Somehow David O. Russell’s new film I Huckabees manages to take every issue facing our contemporary world (well, read: North America) and render it into a focused narrative arc. This is no small feat, as the film seems to present the fractured psyche of our society along with all its fears and yet somehow renders it comprehensible.
When Albert (Rushmore’s Jason Schwartzman, looking oddly like a skinnier, hairier version of Tom Cruise) faces a reoccurring coincidence during a personal and professional crisis, he decides it’s time to investigate the questions that plague his life. Specifically, he needs to know whether or not his job as an idealistic environmentalist is a worthwhile enterprise, and explain to himself what his overt hostility towards the handsome corporate executive Brad Stand (Jude Law) means.
Enter Lily Tomlin and Dustin Hoffman.
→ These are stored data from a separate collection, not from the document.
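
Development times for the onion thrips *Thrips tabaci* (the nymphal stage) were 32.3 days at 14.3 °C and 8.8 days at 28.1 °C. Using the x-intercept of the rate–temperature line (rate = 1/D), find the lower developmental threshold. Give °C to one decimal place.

9.1 °C

Under the model K = D·(T − T_b), so D₁·(T₁ − T_b) = D₂·(T₂ − T_b).
32.3·(14.3 − T_b) = 8.8·(28.1 − T_b)
T_b = (32.3·14.3 − 8.8·28.1) / (32.3 − 8.8) = 214.61 / 23.5 = 9.132 °C ≈ 9.1 °C.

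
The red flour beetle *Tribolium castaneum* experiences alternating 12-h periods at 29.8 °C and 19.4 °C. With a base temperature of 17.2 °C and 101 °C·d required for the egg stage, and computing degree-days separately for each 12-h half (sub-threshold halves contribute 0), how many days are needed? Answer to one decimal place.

Day half: max(0, 29.8 − 17.2) × 0.5 = 12.6 × 0.5 = 6.30 DD.
Night half: max(0, 19.4 − 17.2) × 0.5 = 2.2 × 0.5 = 1.10 DD.
Per 24 h: 7.40 DD/day.
Duration = 101 / 7.40 = 13.649 ≈ 13.6 days.

13.6 days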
As ‘existential detectives’, they offer Albert a way of deciphering his life by investigating every aspect of it, and they hook him up with his existential sponsor in the tragic figure of post-9/11 firefighter Tommy (Mark Wahlberg), who rails against the petroleum industry and rides a bicycle to fires to practice what he preaches.
If Albert is the mind of the film, Tommy is its heart. Here, Wahlberg gives the performance of his career as he focuses the earnestness that he brings to all his characters, but layers it with violence, guilt and genuine pain. Russell’s casting, in every case, is sublime, as the characters all undergo profound transformations and move through the questions of their existence that were unexplored beforehand.
It takes a deft touch to be able to raise issues such as genocide in the Sudan during a family dinner or talk about the actual ramifications of suburban sprawl without coming off as overly didactic, but Russell injects the film with ridiculous and extremely funny scenes at every step, so that the viewer has no choice but to forgive him for trying to educate us as well. Because the arguments of the film (and the world) are embodied in characters as they work out their problems, nothing is ever given too much credence and no morality is ever hammered over the viewer’s head.
While I Huckabees doesn’t claim to have all the answers, the film is significant because it indicates and shares the fact that now more than ever, we are lost and there are stakes in finding our way out. Incredibly sophisticated, yet intimately accessible, the film is a sharp, funny, heartbreaking and truly enjoyable experience. It features a brilliant and eclectic cast with great range and depth (the fact that I haven’t even gotten to Naomi Watts’ bravura performance should be some indication of the depth of talent here) and boasts an incredibly tight script, particularly considering the complicated subject matter.
A frontrunner in the race for the year’s best, and considering the wealth of good films this year, this is high praise indeed.